2 teams, 2 leagues, 1 city

Howard Sokolowski bought the Argos

Howard Sokolowski bought the Argos "not to make money, but not to lose money, either." (SUN MEDIA/Dave Abel)

STEVE SIMMONS -- Sun Media

, Last Updated: 10:33 AM ET

Howard Sokolowski asks the question rhetorically, partly because it is, and partly because he constantly is seeking opinions.

"What happens to the Argos if the National Football League comes to Toronto?"

It is the question the Argos co-owner puts out there in private conversations with friends and those whose opinion he values. And by extension he asks: What happens, in turn, to the Canadian Football League?

"I grew up with Joe Theismann," Sokolowski said, speaking like a fan of the 1970s. "I cried for a month after the Leon McQuay fumble. That's part of who I am."

It's part of who a lot of us are.

But memories don't make for sound business decisions and Sokolowski who, along with partner David Cynamon, bought the Argos "not to make money, but not to lose money, either."

So the question without answer is: Can the CFL and the NFL co-exist in Canada? And locally, can the Argos and the Toronto Bills, or whatever they eventually will be called, co-exist in this market?

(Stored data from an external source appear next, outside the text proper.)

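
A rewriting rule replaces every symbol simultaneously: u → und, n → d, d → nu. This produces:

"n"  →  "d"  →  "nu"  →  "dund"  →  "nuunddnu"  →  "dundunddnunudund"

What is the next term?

nuunddnuunddnunudunddundnuunddnu

φ(dundunddnunudund) expands symbol-by-symbol to nu und d nu und d nu nu d und d und nu und d nu; joining the 16 pieces gives the next term.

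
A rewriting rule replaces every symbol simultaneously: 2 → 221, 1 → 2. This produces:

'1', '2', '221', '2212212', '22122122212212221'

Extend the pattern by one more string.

Rewriting the 17 symbols of 22122122212212221 one by one yields 221 221 2 221 221 2 221 221 221 2 221 221 2 221 221 221 2; concatenated:

22122122212212221221221222122122212212212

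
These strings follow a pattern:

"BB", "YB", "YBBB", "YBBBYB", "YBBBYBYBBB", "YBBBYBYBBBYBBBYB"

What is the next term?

YBBBYBYBBBYBBBYBYBBBYBYBBB

This is a Fibonacci-style word recurrence s(k) = s(k−1)·s(k−2): e.g. YB·BB = YBBB.
So term 7 is YBBBYBYBBBYBBBYB·YBBBYBYBBB.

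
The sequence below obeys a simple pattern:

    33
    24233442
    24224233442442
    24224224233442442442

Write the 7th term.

Every step adds 242 to the front and 442 to the end of the previous string.
From 24224224233442442442, 3 further steps: 24224224233442442442 → 24224224224233442442442442 → 24224224224224233442442442442442 → (answer).

24224224224224224233442442442442442442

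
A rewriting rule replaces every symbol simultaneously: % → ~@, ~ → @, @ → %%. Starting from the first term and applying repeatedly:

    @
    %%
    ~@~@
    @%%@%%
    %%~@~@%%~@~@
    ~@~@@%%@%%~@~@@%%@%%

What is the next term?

φ(~@~@@%%@%%~@~@@%%@%%) expands symbol-by-symbol to @ %% @ %% %% ~@ ~@ %% ~@ ~@ @ %% @ %% %% ~@ ~@ %% ~@ ~@; joining the 20 pieces gives the next term.

@%%@%%%%~@~@%%~@~@@%%@%%%%~@~@%%~@~@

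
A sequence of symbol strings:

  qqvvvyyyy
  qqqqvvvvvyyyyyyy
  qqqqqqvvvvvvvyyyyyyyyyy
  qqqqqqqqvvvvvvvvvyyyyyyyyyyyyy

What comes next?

qqqqqqqqqqvvvvvvvvvvvyyyyyyyyyyyyyyyy

Term n consists of 2n q's, followed by 2n+1 v's, followed by 3n+1 y's (n = 1, 2, …).
For the next term, n = 5, so the run lengths are 10, 11, 16.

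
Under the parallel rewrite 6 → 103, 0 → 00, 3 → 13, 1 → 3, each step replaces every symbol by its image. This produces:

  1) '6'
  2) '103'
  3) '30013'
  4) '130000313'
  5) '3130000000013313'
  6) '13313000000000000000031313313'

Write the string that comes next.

φ(13313000000000000000031313313) expands symbol-by-symbol to 3 13 13 3 13 00 00 00 00 00 00 00 00 00 00 00 00 00 00 00 00 13 3 13 3 13 13 3 13; joining the 29 pieces gives the next term.

31313313000000000000000000000000000000001331331313313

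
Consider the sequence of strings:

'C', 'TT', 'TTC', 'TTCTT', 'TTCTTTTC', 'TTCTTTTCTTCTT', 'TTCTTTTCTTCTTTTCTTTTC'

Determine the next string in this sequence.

This is a Fibonacci-style word recurrence s(k) = s(k−1)·s(k−2): e.g. TT·C = TTC.
So term 8 is TTCTTTTCTTCTTTTCTTTTC·TTCTTTTCTTCTT.

TTCTTTTCTTCTTTTCTTTTCTTCTTTTCTTCTT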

This much we know: Canadians adore football. A record number of television viewers -- more than five million -- watched last week's Super Bowl. The number, somewhat surprisingly, trounced the strong Grey Cup numbers from November.

And more Canadians watched NFL playoffs on television this season than watched CFL playoffs. That's not necessarily a commentary on either league, but an understanding that more than nine million Canadians (some of them the same people, no doubt) watched both the Super Bowl and the Grey Cup.

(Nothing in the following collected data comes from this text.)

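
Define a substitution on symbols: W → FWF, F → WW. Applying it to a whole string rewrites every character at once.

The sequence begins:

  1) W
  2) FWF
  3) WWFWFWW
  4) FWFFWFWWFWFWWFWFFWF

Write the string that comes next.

WWFWFWWWWFWFWWFWFFWFWWFWFWWFWFFWFWWFWFWWWWFWFWW

Replace each of the 19 characters of FWFFWFWWFWFWWFWFFWF in place — WW FWF WW WW FWF WW FWF FWF WW FWF WW FWF FWF WW FWF WW WW FWF WW — and concatenate.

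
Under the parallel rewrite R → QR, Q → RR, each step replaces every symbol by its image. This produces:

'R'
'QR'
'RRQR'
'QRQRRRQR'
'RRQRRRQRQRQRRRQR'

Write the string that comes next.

Rewriting the 16 symbols of RRQRRRQRQRQRRRQR one by one yields QR QR RR QR QR QR RR QR RR QR RR QR QR QR RR QR; concatenated:

QRQRRRQRQRQRRRQRRRQRRRQRQRQRRRQR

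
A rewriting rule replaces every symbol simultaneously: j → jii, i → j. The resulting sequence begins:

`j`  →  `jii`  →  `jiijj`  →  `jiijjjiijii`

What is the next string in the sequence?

Expanding jiijjjiijii: j→jii, i→j, i→j, j→jii, j→jii, j→jii, i→j, i→j, j→jii, i→j, i→j. Concatenated: jii j j jii jii jii j j jii j j.

jiijjjiijiijiijjjiijj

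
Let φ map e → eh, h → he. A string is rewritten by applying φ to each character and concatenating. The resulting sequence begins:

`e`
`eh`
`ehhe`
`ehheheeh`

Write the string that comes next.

ehheheehheehehhe

Apply φ to ehheheeh symbol by symbol: e→eh, h→he, h→he, e→eh, h→he, e→eh, e→eh, h→he; joined: eh he he eh he eh eh he.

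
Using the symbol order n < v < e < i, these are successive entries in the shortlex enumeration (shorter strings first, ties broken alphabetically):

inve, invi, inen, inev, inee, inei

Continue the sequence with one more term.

Find the rightmost character of inei below i, bump it to the next letter, and reset everything to its right to n.

inin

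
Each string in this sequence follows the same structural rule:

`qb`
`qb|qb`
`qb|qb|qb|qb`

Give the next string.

s(k+1) = s(k)·|·s(k) — each term doubles the last with '|' between the halves.
Doubling qb|qb|qb|qb with '|' between the halves:

qb|qb|qb|qb|qb|qb|qb|qb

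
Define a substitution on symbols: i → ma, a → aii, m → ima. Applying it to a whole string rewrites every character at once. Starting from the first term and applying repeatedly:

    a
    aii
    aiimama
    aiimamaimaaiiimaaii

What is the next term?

Replace each of the 19 characters of aiimamaimaaiiimaaii in place — aii ma ma ima aii ima aii ma ima aii aii ma ma ma ima aii aii ma ma — and concatenate.

aiimamaimaaiiimaaiimaimaaiiaiimamamaimaaiiaiimama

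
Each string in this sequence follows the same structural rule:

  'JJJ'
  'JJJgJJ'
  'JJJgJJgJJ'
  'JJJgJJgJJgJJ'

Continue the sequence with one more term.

Every step adds gJJ to the end: s(k+1) = s(k)·gJJ.
Applying this once more to JJJgJJgJJgJJ:

JJJgJJgJJgJJgJJ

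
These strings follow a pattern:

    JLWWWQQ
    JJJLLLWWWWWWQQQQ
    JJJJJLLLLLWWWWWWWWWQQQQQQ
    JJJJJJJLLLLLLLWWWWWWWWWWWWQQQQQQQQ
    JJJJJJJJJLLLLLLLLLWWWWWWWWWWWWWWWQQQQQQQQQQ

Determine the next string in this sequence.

Term n consists of 2n-1 J's, followed by 2n-1 L's, followed by 3n W's, followed by 2n Q's (n = 1, 2, …).
At n = 6 the blocks have lengths 11, 11, 18, 12.

JJJJJJJJJJJLLLLLLLLLLLWWWWWWWWWWWWWWWWWWQQQQQQQQQQQQ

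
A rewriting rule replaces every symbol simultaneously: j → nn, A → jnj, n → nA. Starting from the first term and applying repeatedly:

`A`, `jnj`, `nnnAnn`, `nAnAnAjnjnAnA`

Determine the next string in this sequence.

nAjnjnAjnjnAjnjnnnAnnnAjnjnAjnj

φ(nAnAnAjnjnAnA) expands symbol-by-symbol to nA jnj nA jnj nA jnj nn nA nn nA jnj nA jnj; joining the 13 pieces gives the next term.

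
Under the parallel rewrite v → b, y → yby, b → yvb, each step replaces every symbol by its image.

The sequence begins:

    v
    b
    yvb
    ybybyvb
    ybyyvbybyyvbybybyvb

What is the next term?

ybyyvbybyybybyvbybyyvbybyybybyvbybyyvbybyyvbybybyvb

Replace each of the 19 characters of ybyyvbybyyvbybybyvb in place — yby yvb yby yby b yvb yby yvb yby yby b yvb yby yvb yby yvb yby b yvb — and concatenate.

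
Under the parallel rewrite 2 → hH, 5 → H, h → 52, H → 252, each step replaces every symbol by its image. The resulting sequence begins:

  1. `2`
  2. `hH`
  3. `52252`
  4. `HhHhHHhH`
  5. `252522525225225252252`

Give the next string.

Rewriting the 21 symbols of 252522525225225252252 one by one yields hH H hH H hH hH H hH H hH hH H hH hH H hH H hH hH H hH; concatenated:

hHHhHHhHhHHhHHhHhHHhHhHHhHHhHhHHhH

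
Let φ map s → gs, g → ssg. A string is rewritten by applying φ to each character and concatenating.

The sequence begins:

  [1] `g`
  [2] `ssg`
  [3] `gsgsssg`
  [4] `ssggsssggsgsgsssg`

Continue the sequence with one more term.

Replace each of the 17 characters of ssggsssggsgsgsssg in place — gs gs ssg ssg gs gs gs ssg ssg gs ssg gs ssg gs gs gs ssg — and concatenate.

gsgsssgssggsgsgsssgssggsssggsssggsgsgsssg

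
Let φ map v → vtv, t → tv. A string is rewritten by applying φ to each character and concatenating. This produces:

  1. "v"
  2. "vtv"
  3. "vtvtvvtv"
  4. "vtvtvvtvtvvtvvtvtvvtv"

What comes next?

vtvtvvtvtvvtvvtvtvvtvtvvtvvtvtvvtvvtvtvvtvtvvtvvtvtvvtv

Applying the rule to each of the 21 symbols of vtvtvvtvtvvtvvtvtvvtv gives the pieces vtv tv vtv tv vtv vtv tv vtv tv vtv vtv tv vtv vtv tv vtv tv vtv vtv tv vtv, which concatenate to the answer.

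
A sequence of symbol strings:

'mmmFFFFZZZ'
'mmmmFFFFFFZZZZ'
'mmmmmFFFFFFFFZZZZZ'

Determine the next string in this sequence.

mmmmmmFFFFFFFFFFZZZZZZ

Reading off run lengths: m runs 3, 4, 5; F runs 4, 6, 8; Z runs 3, 4, 5 — each is linear in n, where the shown terms are n = 2, 3, 4.
At n = 5 the blocks have lengths 6, 10, 6.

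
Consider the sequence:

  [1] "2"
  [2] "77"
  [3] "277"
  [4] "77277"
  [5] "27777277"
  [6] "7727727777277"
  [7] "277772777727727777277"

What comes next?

7727727777277277772777727727777277

This is a Fibonacci-style word recurrence s(k) = s(k−2)·s(k−1): e.g. 2·77 = 277.
The next term joins 7727727777277 and 277772777727727777277.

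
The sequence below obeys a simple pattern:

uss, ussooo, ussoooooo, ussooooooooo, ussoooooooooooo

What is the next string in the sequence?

The strings grow by a fixed suffix ooo each time.
So the next term is ussoooooooooooo·ooo.

ussooooooooooooooo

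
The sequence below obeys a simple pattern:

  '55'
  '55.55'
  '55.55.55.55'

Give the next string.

Every step duplicates the string with '.' between the halves.
Doubling 55.55.55.55 with '.' between the halves:

55.55.55.55.55.55.55.55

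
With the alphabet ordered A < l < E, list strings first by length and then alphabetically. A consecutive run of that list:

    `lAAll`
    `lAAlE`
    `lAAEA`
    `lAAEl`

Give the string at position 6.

lAlAA

Stepping forward 2 times from lAAEl: lAAEl → lAAEE, then the target.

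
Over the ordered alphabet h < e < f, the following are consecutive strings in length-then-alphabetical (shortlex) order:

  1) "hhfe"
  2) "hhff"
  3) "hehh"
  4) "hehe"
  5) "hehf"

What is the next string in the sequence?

heeh

The successor of hehf increments the rightmost position that isn't already f and resets every position after it to h.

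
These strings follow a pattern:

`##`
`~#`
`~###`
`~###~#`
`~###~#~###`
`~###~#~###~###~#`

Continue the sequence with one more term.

~###~#~###~###~#~###~#~###

Each term (from the third on) is the previous term followed by the one before it: term 3 = ~#·## = ~###.
Continuing: ~###~#~###~###~# · ~###~#~### gives term 7.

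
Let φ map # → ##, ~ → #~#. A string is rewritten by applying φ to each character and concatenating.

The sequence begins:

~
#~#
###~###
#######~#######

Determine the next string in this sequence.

φ(#######~#######) expands symbol-by-symbol to ## ## ## ## ## ## ## #~# ## ## ## ## ## ## ##; joining the 15 pieces gives the next term.

###############~###############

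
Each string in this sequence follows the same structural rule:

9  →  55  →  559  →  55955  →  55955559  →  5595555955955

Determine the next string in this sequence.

559555595595555955559

This is a Fibonacci-style word recurrence s(k) = s(k−1)·s(k−2): e.g. 55·9 = 559.
So term 7 is 5595555955955·55955559.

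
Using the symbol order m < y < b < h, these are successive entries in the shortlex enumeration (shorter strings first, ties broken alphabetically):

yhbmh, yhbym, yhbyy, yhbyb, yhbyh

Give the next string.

Find the rightmost character of yhbyh below h, bump it to the next letter, and reset everything to its right to m.

yhbbm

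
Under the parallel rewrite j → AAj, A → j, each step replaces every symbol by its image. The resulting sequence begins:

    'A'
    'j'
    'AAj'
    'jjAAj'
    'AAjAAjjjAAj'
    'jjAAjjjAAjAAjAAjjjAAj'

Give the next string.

AAjAAjjjAAjAAjAAjjjAAjjjAAjjjAAjAAjAAjjjAAj

φ(jjAAjjjAAjAAjAAjjjAAj) expands symbol-by-symbol to AAj AAj j j AAj AAj AAj j j AAj j j AAj j j AAj AAj AAj j j AAj; joining the 21 pieces gives the next term.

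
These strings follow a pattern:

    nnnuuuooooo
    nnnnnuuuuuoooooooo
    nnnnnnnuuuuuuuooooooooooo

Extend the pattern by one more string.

Reading off run lengths: n runs 3, 5, 7; u runs 3, 5, 7; o runs 5, 8, 11 — each is linear in n (n = 1, 2, …).
For the next term, n = 4, so the run lengths are 9, 9, 14.

nnnnnnnnnuuuuuuuuuoooooooooooooo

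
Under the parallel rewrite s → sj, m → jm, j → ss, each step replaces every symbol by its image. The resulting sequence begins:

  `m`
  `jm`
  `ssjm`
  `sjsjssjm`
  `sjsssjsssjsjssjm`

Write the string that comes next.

Applying the rule to each of the 16 symbols of sjsssjsssjsjssjm gives the pieces sj ss sj sj sj ss sj sj sj ss sj ss sj sj ss jm, which concatenate to the answer.

sjsssjsjsjsssjsjsjsssjsssjsjssjm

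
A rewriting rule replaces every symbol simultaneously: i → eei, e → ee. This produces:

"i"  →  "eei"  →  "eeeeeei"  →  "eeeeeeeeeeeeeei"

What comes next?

Rewriting the 15 symbols of eeeeeeeeeeeeeei one by one yields ee ee ee ee ee ee ee ee ee ee ee ee ee ee eei; concatenated:

eeeeeeeeeeeeeeeeeeeeeeeeeeeeeei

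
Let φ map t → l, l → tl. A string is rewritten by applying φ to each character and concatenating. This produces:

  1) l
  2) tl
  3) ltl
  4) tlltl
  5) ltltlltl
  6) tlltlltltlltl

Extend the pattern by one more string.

Rewriting the 13 symbols of tlltlltltlltl one by one yields l tl tl l tl tl l tl l tl tl l tl; concatenated:

ltltlltltlltlltltlltl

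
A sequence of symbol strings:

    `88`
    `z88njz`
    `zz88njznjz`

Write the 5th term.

zzzz88njznjznjznjz

s(k+1) = z·s(k)·njz, so each term gains z as a prefix and njz as a suffix.
From zz88njznjz, 2 further steps: zz88njznjz → zzz88njznjznjz → (answer).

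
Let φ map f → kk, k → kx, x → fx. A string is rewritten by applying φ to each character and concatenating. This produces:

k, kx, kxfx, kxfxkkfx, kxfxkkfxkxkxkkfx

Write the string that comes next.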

This is how large football has become: Those one-day audiences are the equivalent to 70 televised Raptors games.

That means there is an audience large enough and strong enough for both brands of football in this city, if not, this country. The trouble for Sokolowski may not come from maintaining interest in his Argos -- where he has a small but passionate group of ticket-holders -- but from the rest of the league getting buried in the largest city in Canada.

Consider what has happened to the Grey Cup champion Saskatchewan Roughriders since their victory. The coach left. The quarterback and league MVP wants to try out in New Orleans. The former all-star running back has been released.

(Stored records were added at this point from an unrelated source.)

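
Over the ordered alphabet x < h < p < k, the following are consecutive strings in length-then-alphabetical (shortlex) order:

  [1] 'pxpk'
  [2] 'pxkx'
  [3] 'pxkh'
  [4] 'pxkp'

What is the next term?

pxkk

The successor of pxkp increments the rightmost position that isn't already k and resets every position after it to x.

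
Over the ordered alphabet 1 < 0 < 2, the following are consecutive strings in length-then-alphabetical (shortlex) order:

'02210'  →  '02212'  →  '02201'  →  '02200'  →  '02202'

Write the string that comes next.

02221

Find the rightmost character of 02202 below 2, bump it to the next letter, and reset everything to its right to 1.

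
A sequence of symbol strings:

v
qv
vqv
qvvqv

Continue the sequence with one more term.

vqvqvvqv

This is a Fibonacci-style word recurrence s(k) = s(k−2)·s(k−1): e.g. v·qv = vqv.
Continuing: vqv · qvvqv gives term 5.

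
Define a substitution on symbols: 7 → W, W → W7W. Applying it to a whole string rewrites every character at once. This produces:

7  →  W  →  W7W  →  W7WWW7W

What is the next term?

W7WWW7WW7WW7WWW7W

Expanding W7WWW7W: W→W7W, 7→W, W→W7W, W→W7W, W→W7W, 7→W, W→W7W. Concatenated: W7W W W7W W7W W7W W W7W.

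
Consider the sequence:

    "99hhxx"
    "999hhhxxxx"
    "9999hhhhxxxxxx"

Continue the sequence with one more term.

Term n consists of n+1 9's, followed by n+1 h's, followed by 2n x's (n = 1, 2, …).
For the next term, n = 4, so the run lengths are 5, 5, 8.

99999hhhhhxxxxxxxx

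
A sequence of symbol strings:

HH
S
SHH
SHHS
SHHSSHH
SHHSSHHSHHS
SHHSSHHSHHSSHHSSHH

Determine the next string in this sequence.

SHHSSHHSHHSSHHSSHHSHHSSHHSHHS

Each term (from the third on) is the previous term followed by the one before it: term 3 = S·HH = SHH.
Continuing: SHHSSHHSHHSSHHSSHH · SHHSSHHSHHS gives term 8.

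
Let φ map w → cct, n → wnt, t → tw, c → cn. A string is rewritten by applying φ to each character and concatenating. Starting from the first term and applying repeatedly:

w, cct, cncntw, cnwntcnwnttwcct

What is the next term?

Rewriting the 15 symbols of cnwntcnwnttwcct one by one yields cn wnt cct wnt tw cn wnt cct wnt tw tw cct cn cn tw; concatenated:

cnwntcctwnttwcnwntcctwnttwtwcctcncntw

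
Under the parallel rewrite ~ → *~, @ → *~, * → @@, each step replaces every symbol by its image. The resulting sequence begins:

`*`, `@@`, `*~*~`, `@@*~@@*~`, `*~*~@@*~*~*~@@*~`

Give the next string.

@@*~@@*~*~*~@@*~@@*~@@*~*~*~@@*~

Replace each of the 16 characters of *~*~@@*~*~*~@@*~ in place — @@ *~ @@ *~ *~ *~ @@ *~ @@ *~ @@ *~ *~ *~ @@ *~ — and concatenate.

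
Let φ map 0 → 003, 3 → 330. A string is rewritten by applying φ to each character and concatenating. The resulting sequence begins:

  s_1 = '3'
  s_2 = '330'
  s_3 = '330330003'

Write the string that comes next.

330330003330330003003003330

Expanding 330330003: 3→330, 3→330, 0→003, 3→330, 3→330, 0→003, 0→003, 0→003, 3→330. Concatenated: 330 330 003 330 330 003 003 003 330.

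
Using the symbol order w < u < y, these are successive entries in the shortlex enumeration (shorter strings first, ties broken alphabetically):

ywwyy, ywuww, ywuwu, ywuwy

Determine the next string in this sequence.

Find the rightmost character of ywuwy below y, bump it to the next letter, and reset everything to its right to w.

ywuuw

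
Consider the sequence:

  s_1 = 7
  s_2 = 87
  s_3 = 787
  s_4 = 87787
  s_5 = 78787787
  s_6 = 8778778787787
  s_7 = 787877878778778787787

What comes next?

8778778787787787877878778778787787

This is a Fibonacci-style word recurrence s(k) = s(k−2)·s(k−1): e.g. 7·87 = 787.
Continuing: 8778778787787 · 787877878778778787787 gives term 8.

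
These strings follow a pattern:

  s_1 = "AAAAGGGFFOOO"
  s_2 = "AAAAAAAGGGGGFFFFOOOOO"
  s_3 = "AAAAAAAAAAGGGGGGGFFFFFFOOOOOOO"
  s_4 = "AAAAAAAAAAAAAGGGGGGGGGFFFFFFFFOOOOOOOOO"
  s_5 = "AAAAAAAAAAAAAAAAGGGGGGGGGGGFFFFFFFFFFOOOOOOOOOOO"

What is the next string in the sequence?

Reading off run lengths: A runs 4, 7, 10, 13, 16; G runs 3, 5, 7, 9, 11; F runs 2, 4, 6, 8, 10; O runs 3, 5, 7, 9, 11 — each is linear in n (n = 1, 2, …).
Setting n = 6 gives 19, 13, 12, 13 characters in each block.

AAAAAAAAAAAAAAAAAAAGGGGGGGGGGGGGFFFFFFFFFFFFOOOOOOOOOOOOO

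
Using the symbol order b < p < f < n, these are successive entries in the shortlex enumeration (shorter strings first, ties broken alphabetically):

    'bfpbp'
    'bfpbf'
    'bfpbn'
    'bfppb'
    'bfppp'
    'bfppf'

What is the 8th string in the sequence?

bfpfb

Continuing the enumeration 2 steps past bfppf: bfppf → bfppn → (answer).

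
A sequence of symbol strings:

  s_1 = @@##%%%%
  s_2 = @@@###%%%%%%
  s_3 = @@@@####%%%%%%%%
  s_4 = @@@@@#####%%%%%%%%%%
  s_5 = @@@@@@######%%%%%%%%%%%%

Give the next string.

@@@@@@@#######%%%%%%%%%%%%%%

The n-th term is n @'s then n #'s then 2n %'s, where the shown terms are n = 2, 3, 4, 5, 6.
At n = 7 the blocks have lengths 7, 7, 14.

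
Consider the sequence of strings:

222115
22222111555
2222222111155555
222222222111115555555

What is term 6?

2222222222222111111155555555555

The n-th term is 2n+1 2's then n+1 1's then 2n-1 5's (n = 1, 2, …).
Setting n = 6 gives 13, 7, 11 characters in each block.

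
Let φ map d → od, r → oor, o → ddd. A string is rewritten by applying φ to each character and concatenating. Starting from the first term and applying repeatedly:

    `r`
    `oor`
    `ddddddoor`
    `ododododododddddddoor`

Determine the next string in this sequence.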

Were this a CFL market rather than an Argos market, this would be huge news.

Were it Bill Belichick, Tom Brady and Randy Moss, think of the headlines. But it's Kent Austin and Kerry Joseph and Corey Holmes. It is that CFL disconnection from city to city that doesn't penetrate mainstream media or much of the general public here. Toronto is not a CFL town; for football, it's an Argos town and an NFL town.

Toronto has changed so much as a sporting city from the romantic times of Theismann, Leo Cahill and McQuay. The Maple Leafs have become King Kong. The rest of the sporting franchises play David to the Leafs' Goliath.

The Raptors sell tickets but do terribly on television. The Blue Jays have an older, smaller audience than they've had in the past, and mediocre television numbers nationally. Every year is a fight for them. The Argos, in recent years, have been on the upswing in both attendance and television audience, but still it's a fractured, older audience and doesn't translate to the mainstream either.

A NFL team in Toronto would dwarf the Raptors, Jays and Argos. If their audiences are niche now, they will become even more niche in the future. The NFL, with its marvellous television package, it's everyday sell of news, is made for consumers at home. My kids, ages 20 and 18, eat this up. They live NFL. I suspect many of yours do also.

It never has been a question of which game is better to watch. It's a question of what's inevitable. The key for the long-term survival of the Argos and the CFL in this market may be to do what Hamilton Tiger-Cats owner Bob Young has encouraged. Make a deal that works for both the NFL and the CFL.

The Raptors may never have got off the ground at the Air Canada Centre without many Leafs ticket-holders being forced to buy Raptors seats. A similar kind of situation would be in the best interest of all parties here.

There are enough football fans here to find a way to sustain an audience for both the Argos and the Bills.

No doubt, it will be a challenge. But considering the history of both the CFL and the Argos, when hasn't it been a challenge?